Championing a cause like this doesn’t typically fall in the hands of a teenager — especially one who’s already busy juggling the responsibilities of leading his basketball team, getting good grades and applying to colleges.

However, Isaiah has a strong support system that recognizes that this effort is as important to him as anything that happens on the court.

“I don’t know how we’ll go about it but we want to go into the schools and let him talk about his whole experience,” Mr. Wheeler says. “His message is simple: you don’t have to be ashamed and embarrassed by it.

“Hopefully him talking to kids will give others like him that avenue to express what they’re going through.”

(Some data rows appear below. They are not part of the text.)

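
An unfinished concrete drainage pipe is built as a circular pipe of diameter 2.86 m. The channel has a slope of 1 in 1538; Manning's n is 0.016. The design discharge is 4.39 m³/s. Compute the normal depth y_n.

y_n = 1.49 m

Manning's equation rearranged: A R^(2/3) = nQ / (1·√S) = 0.016 × 4.39 / (√0.0006502) = 2.755.
At y = 1.25 m: A R^(2/3) = 2.032 — low.
At y = 1.49 m: A R^(2/3) = 2.752 — matches.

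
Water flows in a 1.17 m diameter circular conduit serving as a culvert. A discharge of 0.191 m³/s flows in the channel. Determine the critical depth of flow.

At critical depth, Q² T / (g A³) = 1, i.e. A³/T = Q²/g = 0.191²/9.81 = 0.003719.
Trying y = 0.165 m: A³/T = 0.0009706 — too small.
Trying y = 0.278 m: A³/T = 0.007516 — too large.
Trying y = 0.232 m: A³/T = 0.003705 — matches.

y_c = 0.232 m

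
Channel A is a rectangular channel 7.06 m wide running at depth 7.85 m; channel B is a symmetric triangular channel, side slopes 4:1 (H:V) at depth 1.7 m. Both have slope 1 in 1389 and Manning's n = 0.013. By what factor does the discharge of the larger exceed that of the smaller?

Channel A: Flow area A = b·y = 7.06 × 7.85 = 55.42 m². Wetted perimeter P = b + 2y = 7.06 + 2×7.85 = 22.76 m. Hydraulic radius R = A/P = 55.42/22.76 = 2.435 m. Q_A = (1/0.013)·55.42·2.435^(2/3)·√0.0007199 = 207 m³/s.
Channel B: For a triangular section with side slope z = 4: A = zy² = 4×1.7² = 11.56 m²; P = 2y√(1+z²) = 2×1.7×4.123 = 14.02 m. Hydraulic radius R = A/P = 11.56/14.02 = 0.8246 m. Q_B = (1/0.013)·11.56·0.8246^(2/3)·√0.0007199 = 20.98 m³/s.
The larger discharge is 207 m³/s and the smaller is 20.98 m³/s; the ratio is 9.87.

9.87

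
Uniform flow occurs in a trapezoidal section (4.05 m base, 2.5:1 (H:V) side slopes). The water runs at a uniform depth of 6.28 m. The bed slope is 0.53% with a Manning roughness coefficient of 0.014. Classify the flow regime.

supercritical

With bottom width b = 4.05 m and side slope z = 2.5: A = (b + zy)y = (4.05 + 2.5×6.28)×6.28 = 124 m²; P = b + 2y√(1+z²) = 4.05 + 2×6.28×2.693 = 37.87 m.
Hydraulic radius R = A/P = 124/37.87 = 3.275 m.
V = (1/n) R^(2/3) √S = (1/0.014) × 3.275^(2/3) × √0.0053 = 11.47 m/s. Hydraulic depth D_h = A/T = 124/35.45 = 3.499 m.
Froude number Fr = V/√(g·D_h) = 11.47/√(9.81×3.499) = 1.96, which is greater than 1, so the flow is supercritical.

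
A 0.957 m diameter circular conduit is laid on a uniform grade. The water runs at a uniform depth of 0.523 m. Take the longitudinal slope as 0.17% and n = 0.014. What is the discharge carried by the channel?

For a circular section of diameter D = 0.957 m at depth y = 0.523 m, the central angle is θ = 2 arccos(1 − 2y/D) = 3.328 rad. Then A = (D²/8)(θ − sin θ) = 0.4022 m² and P = Dθ/2 = 1.592 m.
Hydraulic radius R = A/P = 0.4022/1.592 = 0.2526 m.
Manning's equation: Q = (1/n) A R^(2/3) S^(1/2) = (1/0.014) × 0.4022 × 0.2526^(2/3) × 0.0017^(1/2) = 0.473 m³/s.

Q = 0.473 m³/s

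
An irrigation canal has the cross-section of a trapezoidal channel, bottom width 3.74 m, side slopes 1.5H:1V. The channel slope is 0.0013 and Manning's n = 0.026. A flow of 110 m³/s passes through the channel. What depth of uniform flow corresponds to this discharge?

y_n = 4.39 m

Manning's equation rearranged: A R^(2/3) = nQ / (1·√S) = 0.026 × 110 / (√0.0013) = 79.32.
Trying y = 5.46 m: A R^(2/3) = 128.8 — high.
Trying y = 3.27 m: A R^(2/3) = 42.14 — low.
Trying y = 4.39 m: A R^(2/3) = 79.35 — close enough.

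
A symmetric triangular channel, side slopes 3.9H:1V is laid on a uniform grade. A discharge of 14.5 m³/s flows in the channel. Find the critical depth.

y_c = 1.23 m

At critical depth, Q² T / (g A³) = 1, i.e. A³/T = Q²/g = 14.5²/9.81 = 21.43.
Trying y = 0.894 m: A³/T = 4.343 — too small.
Trying y = 1.52 m: A³/T = 61.7 — too large.
Trying y = 1.23 m: A³/T = 21.41 — ≈ 21.43.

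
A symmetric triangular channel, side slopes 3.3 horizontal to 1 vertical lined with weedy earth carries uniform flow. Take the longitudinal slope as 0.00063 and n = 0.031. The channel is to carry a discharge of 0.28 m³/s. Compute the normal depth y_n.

y_n = 0.516 m

Manning's equation rearranged: A R^(2/3) = nQ / (1·√S) = 0.031 × 0.28 / (√0.00063) = 0.3458.
At y = 0.424 m: A R^(2/3) = 0.2048 — short.
At y = 0.559 m: A R^(2/3) = 0.4281 — over.
At y = 0.516 m: A R^(2/3) = 0.3458 — matches.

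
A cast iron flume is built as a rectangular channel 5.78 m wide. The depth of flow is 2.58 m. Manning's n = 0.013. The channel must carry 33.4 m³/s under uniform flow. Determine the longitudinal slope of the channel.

Flow area A = b·y = 5.78 × 2.58 = 14.91 m². Wetted perimeter P = b + 2y = 5.78 + 2×2.58 = 10.94 m.
Hydraulic radius R = A/P = 14.91/10.94 = 1.363 m.
From Manning's equation, S = [nQ / (1 A R^(2/3))]² = [0.013 × 33.4 / (1 × 14.91 × 1.363^(2/3))]² = 0.000561.

S = 0.000561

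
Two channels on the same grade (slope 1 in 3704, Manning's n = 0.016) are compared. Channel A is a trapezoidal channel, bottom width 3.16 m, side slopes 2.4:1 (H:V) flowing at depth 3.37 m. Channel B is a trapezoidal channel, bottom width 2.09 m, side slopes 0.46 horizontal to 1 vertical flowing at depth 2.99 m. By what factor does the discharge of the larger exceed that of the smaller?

Channel A: With bottom width b = 3.16 m and side slope z = 2.4: A = (b + zy)y = (3.16 + 2.4×3.37)×3.37 = 37.91 m²; P = b + 2y√(1+z²) = 3.16 + 2×3.37×2.6 = 20.68 m. Hydraulic radius R = A/P = 37.91/20.68 = 1.833 m. Q_A = (1/0.016)·37.91·1.833^(2/3)·√0.00027 = 58.29 m³/s.
Channel B: With bottom width b = 2.09 m and side slope z = 0.46: A = (b + zy)y = (2.09 + 0.46×2.99)×2.99 = 10.36 m²; P = b + 2y√(1+z²) = 2.09 + 2×2.99×1.101 = 8.672 m. Hydraulic radius R = A/P = 10.36/8.672 = 1.195 m. Q_B = (1/0.016)·10.36·1.195^(2/3)·√0.00027 = 11.98 m³/s.
The larger discharge is 58.29 m³/s and the smaller is 11.98 m³/s; the ratio is 4.87.

4.87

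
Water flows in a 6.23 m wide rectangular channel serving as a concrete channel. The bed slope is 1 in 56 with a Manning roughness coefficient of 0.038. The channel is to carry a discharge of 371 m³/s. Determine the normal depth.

y_n = 9.58 m

Manning's equation rearranged: A R^(2/3) = nQ / (1·√S) = 0.038 × 371 / (√0.01786) = 105.5.
Trying y = 11.8 m: A R^(2/3) = 134.1 — high.
Trying y = 7.78 m: A R^(2/3) = 82.59 — low.
Trying y = 9.58 m: A R^(2/3) = 105.5 — close enough.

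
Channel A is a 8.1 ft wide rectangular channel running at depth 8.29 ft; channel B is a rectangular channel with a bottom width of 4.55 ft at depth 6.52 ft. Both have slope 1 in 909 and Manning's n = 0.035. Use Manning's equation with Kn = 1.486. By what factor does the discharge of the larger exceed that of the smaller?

3.11

Channel A: Flow area A = b·y = 8.1 × 8.29 = 67.15 ft². Wetted perimeter P = b + 2y = 8.1 + 2×8.29 = 24.68 ft. Hydraulic radius R = A/P = 67.15/24.68 = 2.721 ft. Q_A = (1.486/0.035)·67.15·2.721^(2/3)·√0.0011 = 184.3 ft³/s.
Channel B: Flow area A = b·y = 4.55 × 6.52 = 29.67 ft². Wetted perimeter P = b + 2y = 4.55 + 2×6.52 = 17.59 ft. Hydraulic radius R = A/P = 29.67/17.59 = 1.687 ft. Q_B = (1.486/0.035)·29.67·1.687^(2/3)·√0.0011 = 59.19 ft³/s.
The larger discharge is 184.3 ft³/s and the smaller is 59.19 ft³/s; the ratio is 3.11.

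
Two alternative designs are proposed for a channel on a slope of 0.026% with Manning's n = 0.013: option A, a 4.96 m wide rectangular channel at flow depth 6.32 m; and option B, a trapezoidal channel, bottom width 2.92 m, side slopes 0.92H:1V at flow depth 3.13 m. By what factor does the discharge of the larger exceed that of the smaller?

Channel A: Flow area A = b·y = 4.96 × 6.32 = 31.35 m². Wetted perimeter P = b + 2y = 4.96 + 2×6.32 = 17.6 m. Hydraulic radius R = A/P = 31.35/17.6 = 1.781 m. Q_A = (1/0.013)·31.35·1.781^(2/3)·√0.00026 = 57.13 m³/s.
Channel B: With bottom width b = 2.92 m and side slope z = 0.92: A = (b + zy)y = (2.92 + 0.92×3.13)×3.13 = 18.15 m²; P = b + 2y√(1+z²) = 2.92 + 2×3.13×1.359 = 11.43 m. Hydraulic radius R = A/P = 18.15/11.43 = 1.589 m. Q_B = (1/0.013)·18.15·1.589^(2/3)·√0.00026 = 30.66 m³/s.
The larger discharge is 57.13 m³/s and the smaller is 30.66 m³/s; the ratio is 1.86.

1.86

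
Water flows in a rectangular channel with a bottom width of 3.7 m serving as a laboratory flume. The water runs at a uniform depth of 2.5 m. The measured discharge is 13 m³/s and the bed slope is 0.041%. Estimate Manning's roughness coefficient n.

n = 0.015

Flow area A = b·y = 3.7 × 2.5 = 9.25 m². Wetted perimeter P = b + 2y = 3.7 + 2×2.5 = 8.7 m.
Hydraulic radius R = A/P = 9.25/8.7 = 1.063 m.
Rearranging Manning's equation: n = (1/Q) A R^(2/3) S^(1/2) = (1/13) × 9.25 × 1.063^(2/3) × √0.00041 = 0.015.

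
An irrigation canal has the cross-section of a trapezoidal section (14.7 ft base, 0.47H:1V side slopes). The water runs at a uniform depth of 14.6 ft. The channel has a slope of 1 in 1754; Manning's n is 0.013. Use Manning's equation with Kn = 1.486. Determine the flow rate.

With bottom width b = 14.7 ft and side slope z = 0.47: A = (b + zy)y = (14.7 + 0.47×14.6)×14.6 = 314.8 ft²; P = b + 2y√(1+z²) = 14.7 + 2×14.6×1.105 = 46.96 ft.
Hydraulic radius R = A/P = 314.8/46.96 = 6.703 ft.
Manning's equation: Q = (1.486/n) A R^(2/3) S^(1/2) = (1.486/0.013) × 314.8 × 6.703^(2/3) × 0.0005701^(1/2) = 3050 ft³/s.

Q = 3050 ft³/s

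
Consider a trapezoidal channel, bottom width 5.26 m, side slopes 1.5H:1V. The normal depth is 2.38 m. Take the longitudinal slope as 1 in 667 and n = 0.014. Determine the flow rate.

Q = 76.8 m³/s

With bottom width b = 5.26 m and side slope z = 1.5: A = (b + zy)y = (5.26 + 1.5×2.38)×2.38 = 21.02 m²; P = b + 2y√(1+z²) = 5.26 + 2×2.38×1.803 = 13.84 m.
Hydraulic radius R = A/P = 21.02/13.84 = 1.518 m.
Manning's equation: Q = (1/n) A R^(2/3) S^(1/2) = (1/0.014) × 21.02 × 1.518^(2/3) × 0.001499^(1/2) = 76.8 m³/s.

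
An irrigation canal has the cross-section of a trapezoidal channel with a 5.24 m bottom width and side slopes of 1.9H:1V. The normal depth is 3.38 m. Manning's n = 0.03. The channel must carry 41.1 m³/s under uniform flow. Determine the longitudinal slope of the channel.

S = 0.00039

With bottom width b = 5.24 m and side slope z = 1.9: A = (b + zy)y = (5.24 + 1.9×3.38)×3.38 = 39.42 m²; P = b + 2y√(1+z²) = 5.24 + 2×3.38×2.147 = 19.75 m.
Hydraulic radius R = A/P = 39.42/19.75 = 1.995 m.
From Manning's equation, S = [nQ / (1 A R^(2/3))]² = [0.03 × 41.1 / (1 × 39.42 × 1.995^(2/3))]² = 0.00039.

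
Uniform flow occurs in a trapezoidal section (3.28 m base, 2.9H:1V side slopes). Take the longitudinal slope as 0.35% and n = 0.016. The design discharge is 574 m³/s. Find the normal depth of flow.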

(Photo: Sports Illustrated)

(Photo: Sports Illustrated)

“We want people to pay attention to it,” Valerie adds. “You can’t recognize it — you can’t feel what homelessness is like — unless you walk in those shoes, but it can happen to anyone and it can happen in the blink of an eye.”

She acknowledges that most kids won’t speak up about being homeless — similar to the way her son did last year.

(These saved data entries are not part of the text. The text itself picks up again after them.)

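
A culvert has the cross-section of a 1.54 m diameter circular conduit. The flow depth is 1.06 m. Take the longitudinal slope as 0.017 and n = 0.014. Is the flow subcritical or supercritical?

For a circular section of diameter D = 1.54 m at depth y = 1.06 m, the central angle is θ = 2 arccos(1 − 2y/D) = 3.914 rad. Then A = (D²/8)(θ − sin θ) = 1.367 m² and P = Dθ/2 = 3.014 m.
Hydraulic radius R = A/P = 1.367/3.014 = 0.4536 m.
V = (1/n) R^(2/3) √S = (1/0.014) × 0.4536^(2/3) × √0.017 = 5.498 m/s. Hydraulic depth D_h = A/T = 1.367/1.427 = 0.9583 m.
Froude number Fr = V/√(g·D_h) = 5.498/√(9.81×0.9583) = 1.79, which is greater than 1, so the flow is supercritical.

supercritical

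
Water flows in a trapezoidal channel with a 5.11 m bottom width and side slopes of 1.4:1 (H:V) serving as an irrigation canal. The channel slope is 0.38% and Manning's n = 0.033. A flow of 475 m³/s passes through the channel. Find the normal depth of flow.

Manning's equation rearranged: A R^(2/3) = nQ / (1·√S) = 0.033 × 475 / (√0.0038) = 254.3.
At y = 5.86 m: A R^(2/3) = 165.4 — short.
At y = 8.37 m: A R^(2/3) = 363.9 — over.
At y = 7.13 m: A R^(2/3) = 254.2 — close enough.

y_n = 7.13 m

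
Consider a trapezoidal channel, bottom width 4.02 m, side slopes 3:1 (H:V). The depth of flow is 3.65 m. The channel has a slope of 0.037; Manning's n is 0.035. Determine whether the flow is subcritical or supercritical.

With bottom width b = 4.02 m and side slope z = 3: A = (b + zy)y = (4.02 + 3×3.65)×3.65 = 54.64 m²; P = b + 2y√(1+z²) = 4.02 + 2×3.65×3.162 = 27.1 m.
Hydraulic radius R = A/P = 54.64/27.1 = 2.016 m.
V = (1/n) R^(2/3) √S = (1/0.035) × 2.016^(2/3) × √0.037 = 8.77 m/s. Hydraulic depth D_h = A/T = 54.64/25.92 = 2.108 m.
Froude number Fr = V/√(g·D_h) = 8.77/√(9.81×2.108) = 1.93, which is greater than 1, so the flow is supercritical.

supercritical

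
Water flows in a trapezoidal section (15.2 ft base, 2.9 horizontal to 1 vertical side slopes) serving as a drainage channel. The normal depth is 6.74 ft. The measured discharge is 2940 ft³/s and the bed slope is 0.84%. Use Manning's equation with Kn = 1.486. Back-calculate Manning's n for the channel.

n = 0.028

With bottom width b = 15.2 ft and side slope z = 2.9: A = (b + zy)y = (15.2 + 2.9×6.74)×6.74 = 234.2 ft²; P = b + 2y√(1+z²) = 15.2 + 2×6.74×3.068 = 56.55 ft.
Hydraulic radius R = A/P = 234.2/56.55 = 4.141 ft.
Rearranging Manning's equation: n = (1.486/Q) A R^(2/3) S^(1/2) = (1.486/2940) × 234.2 × 4.141^(2/3) × √0.0084 = 0.028.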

“It was tough,” Isaiah admits about keeping his family’s situation a secret. “You’re playing sports and you have a lot of friends who want to get to know you but you have to keep you’re personal life a secret.

“A lot of people going through it don’t talk about it and that’s what I’d like to see change,” he adds.

The Lamb’s secret was so protected that Mr. Wheeler says that he didn’t know the family was homeless until he saw the article on the front of Sports Illustrated earlier this fall.

“Two weeks after I met the family, my brother comes up to me and says Isaiah is on the cover of SI,” he recalled. “It took me for a loop — nobody would look at Isaiah and know that about him.”

The reaction in the halls of Dulaney High was about the same.

“Before SI nobody really knew,” Isaiah says. “A close group of friends knew, but they didn’t know it was that bad.

“It’s tough talking about your personal life,” he added.

Can’t waste time

With his goals set for his final year of high school basketball and a mission driving him off the court, Isaiah knows the formula he must follow to be successful.

“I know I can’t be wasting any time — I can’t be going out and doing what others are doing, I have to stay focused,” he said.

Mr. Wheeler isn’t too surprised to hear this from his wise and mature mentee,

“It’s been instilled in him through his parents,” he said. “He’s a real student of the game — of history; he knows what he needs to do and he’s not afraid to go out there and achieve it.”

Valerie recognizes the obstacles her son has had to overcome and couldn’t be more proud now that his aspirations of being a Division I basketball player are close to becoming a reality.

“We’ve been through a lot and homelessness leaves a scar in your heart,” she said. “It’s left him with a sense of humbleness that we pray he keeps forever.

“It’s something that people need to be aware of and hopefully do something about,” she concluded.